- Karim with the US President Richard Nixon (1972)

Foreign Secretary of Bangladesh
- In office 14 July 1972 – 16 February 1974
- Preceded by: Sayyid Anwarul Karim
- Succeeded by: Fakhruddin Ahmed

Ambassador of Bangladesh to the United States

Personal details
- Born: 31 August 1927
- Died: 16 February 1974 (aged 46) Dhaka, Bangladesh
- Spouse: Husneara Karim
- Children: 2
- Education: BA (economics)
- Alma mater: University of Dhaka
- Occupation: Diplomat
- Awards: Independence Day Award (1977)

= Enayet Karim =

Bangladeshi diplomat

Enayet Karim (31 August 1927 – 16 February 1974) was a Bangladeshi diplomat. He was the first ambassador from Bangladesh to United States. He later served as the Foreign Secretary.
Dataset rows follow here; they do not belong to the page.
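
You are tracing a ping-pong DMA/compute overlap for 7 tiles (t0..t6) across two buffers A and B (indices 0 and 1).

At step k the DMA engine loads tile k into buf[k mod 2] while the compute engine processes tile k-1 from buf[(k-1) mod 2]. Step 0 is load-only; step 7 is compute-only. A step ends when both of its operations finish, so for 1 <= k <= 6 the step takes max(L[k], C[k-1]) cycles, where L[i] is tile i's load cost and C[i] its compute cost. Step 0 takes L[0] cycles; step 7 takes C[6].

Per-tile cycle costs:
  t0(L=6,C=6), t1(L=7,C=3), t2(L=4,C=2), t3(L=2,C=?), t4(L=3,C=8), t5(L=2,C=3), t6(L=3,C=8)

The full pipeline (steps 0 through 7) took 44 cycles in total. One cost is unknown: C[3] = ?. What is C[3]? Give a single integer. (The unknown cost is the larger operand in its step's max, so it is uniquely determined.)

C[3] = 6

step 0: dur = L[0]=6 = 6
step 1: dur = max(L[1]=7, C[0]=6) = 7
step 2: dur = max(L[2]=4, C[1]=3) = 4
step 3: dur = max(L[3]=2, C[2]=2) = 2
step 4: dur = max(L[4]=3, C[3]=?) = C[3]  (unknown; binding)
step 5: dur = max(L[5]=2, C[4]=8) = 8
step 6: dur = max(L[6]=3, C[5]=3) = 3
step 7: dur = C[6]=8 = 8
sum of known step durations = 38
dur[4] = total - known = 44 - 38 = 6
C[3] is the binding max in step 4, so C[3] = dur[4] = 6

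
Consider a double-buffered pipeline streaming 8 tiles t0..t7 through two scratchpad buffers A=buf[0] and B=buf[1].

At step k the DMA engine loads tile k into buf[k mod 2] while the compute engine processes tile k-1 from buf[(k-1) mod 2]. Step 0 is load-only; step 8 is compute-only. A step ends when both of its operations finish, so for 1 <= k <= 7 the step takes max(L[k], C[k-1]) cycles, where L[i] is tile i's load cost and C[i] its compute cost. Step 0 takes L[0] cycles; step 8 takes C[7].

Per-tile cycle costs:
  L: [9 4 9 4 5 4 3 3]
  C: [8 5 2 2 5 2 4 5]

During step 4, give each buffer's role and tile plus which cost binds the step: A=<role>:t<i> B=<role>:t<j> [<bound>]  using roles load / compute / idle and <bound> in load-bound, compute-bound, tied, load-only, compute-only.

step 0: L[0]=9 → dur=9, Σ=9 | A=load:t0 B=idle [load-only]
step 1: L[1]=4 C[0]=8 → dur=8, Σ=17 | A=compute:t0 B=load:t1 [compute-bound]
step 2: L[2]=9 C[1]=5 → dur=9, Σ=26 | A=load:t2 B=compute:t1 [load-bound]
step 3: L[3]=4 C[2]=2 → dur=4, Σ=30 | A=compute:t2 B=load:t3 [load-bound]
step 4: L[4]=5 C[3]=2 → dur=5, Σ=35 | A=load:t4 B=compute:t3 [load-bound]
step 5: L[5]=4 C[4]=5 → dur=5, Σ=40 | A=compute:t4 B=load:t5 [compute-bound]
step 6: L[6]=3 C[5]=2 → dur=3, Σ=43 | A=load:t6 B=compute:t5 [load-bound]
step 7: L[7]=3 C[6]=4 → dur=4, Σ=47 | A=compute:t6 B=load:t7 [compute-bound]
step 8: C[7]=5 → dur=5, Σ=52 | A=idle B=compute:t7 [compute-only]

step 4: A=load:t4 B=compute:t3 [load-bound]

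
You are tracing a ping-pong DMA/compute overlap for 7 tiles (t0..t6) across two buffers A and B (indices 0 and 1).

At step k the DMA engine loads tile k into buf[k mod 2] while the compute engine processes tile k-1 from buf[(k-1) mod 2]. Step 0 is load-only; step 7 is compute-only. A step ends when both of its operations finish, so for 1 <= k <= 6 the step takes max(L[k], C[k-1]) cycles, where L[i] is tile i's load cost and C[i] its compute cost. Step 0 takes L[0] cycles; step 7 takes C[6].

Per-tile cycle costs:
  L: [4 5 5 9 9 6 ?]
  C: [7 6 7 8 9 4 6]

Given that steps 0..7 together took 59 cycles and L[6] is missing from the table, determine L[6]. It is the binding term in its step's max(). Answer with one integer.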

==Early life and education==
Karim secured the first position in matriculation examination and later studied economics at University of Dhaka.

==Career==
Karim had a brief teaching career at University of Dhaka. He joined the Pakistan Foreign Service in 1952. Karim served the Pakistani Missions in both Calcutta and New Delhi before assuming the key post of Director (India) in the Pakistan Foreign Ministry. In early 1970, Karim left Islamabad and took up the post of Counselor at the Pakistan Embassy in Washington DC.

In the initial stage of Bangladesh Liberation War, Karim propagated the cause of the independence of Bangladesh in the US diplomatic arena. But immediately afterwards Karim suffered two consecutive heart attacks within months and was hospitalized. In August 1971, the Bengali officers at the US Embassy formally announced their allegiance with the provisional Bangladesh Government. Karim joined them, risking the well-being of his family, in spite of his poor health conditions.

===Foreign Secretary===
After the independence of Bangladesh, Karim was nominated as the first Ambassador from Bangladesh to United States. But after a very short time, he was asked to assume the role of Foreign Secretary of Bangladesh. He also maintained international efforts to reconstruct war-ravaged Bangladesh under the UN Relief Operations, and to secure bilateral assistance from US and other major donors. His other major tasks were: reaching accords with New Delhi and Islamabad for the release of Pakistani POWs and war crime trial, repatriation of the stranded Bengalis from Pakistan and the Pakistanis from Bangladesh, and the distribution of assets and liabilities of the former federal government of Pakistan.

==Death and legacy==
On 12 February 1974, while working at his office, Karim suffered his third heart attack which later proved fatal. In 1977, the Government of Bangladesh, honored him by posthumously awarding the Independence Day Award, the highest civilian award of the country.